Because if McCarthy bows out, I can’t imagine whoever replaces him would tolerate the dissenters as much. And that could matter in what committees they get, how much funding they get from the national committee in reelection campaigns.
I doubt it. If what they want is “anybody but McCarthy” they aren’t going about it very well since every alternative put forward has face-planted.

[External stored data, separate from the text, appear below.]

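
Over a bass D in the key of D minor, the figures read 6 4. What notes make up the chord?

D, G, Bb

A fourth above D in this key is G.
A sixth above D in this key is Bb.
Together with the bass D, this spells G minor in second inversion.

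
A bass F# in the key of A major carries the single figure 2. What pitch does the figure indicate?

G#

Counting 1 letter step above F# lands on G; in A major, that letter is G#.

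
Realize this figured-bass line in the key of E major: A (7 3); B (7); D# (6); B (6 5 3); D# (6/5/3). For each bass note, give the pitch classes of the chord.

A (7/5/3): A, C#, E, G#.
B (7/5/3): B, D#, F#, A.
D# (6/3): D#, F#, B.
B (6/5/3): B, D#, F#, G#.
D# (6/5/3): D#, F#, A, B.

A, C#, E, G# | B, D#, F#, A | D#, F#, B | B, D#, F#, G# | D#, F#, A, B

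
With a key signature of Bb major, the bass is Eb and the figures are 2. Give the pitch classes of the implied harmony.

Eb, F, A, C

The written figures 2 are shorthand for 6/4/2: the 6/4 are implied.
A second above Eb in this key is F.
A fourth above Eb in this key is A.
A sixth above Eb in this key is C.
Together with the bass Eb, this spells F dominant seventh in third inversion.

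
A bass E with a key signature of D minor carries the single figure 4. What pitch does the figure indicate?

A

Counting 3 letter steps above E lands on A; in D minor, that letter is A.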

That I think is the difficulty for the dissenters.
Who wants McCarthy’s job if he has to deal with members who can’t get to yes.
On what legislation did the far left have undue influence under Biden so far? The infrastructure bill got 69 votes in the Senate so hard to see it as far left dominated. The recent spending bill had IIRC, a 5% in crease in non-defense discretionary spending (less than inflation?) and 8% in defense spending. Looking at the claimed New Green Deal they didnt get very much of what they wanted.
Steve
I’m not sad to watch the place burn. Maybe Congress and/or the GoP will hit rock bottom and finally start to unfuck itself.
And Democrats will be here soon. The GoP is the vanguard in turning a political party into a husk and a joke, but the Democrats are following the same trendlines. Democrats are laughing now just like they used to laugh at the GoP when right-wing ideologues started primarying moderate incumbents.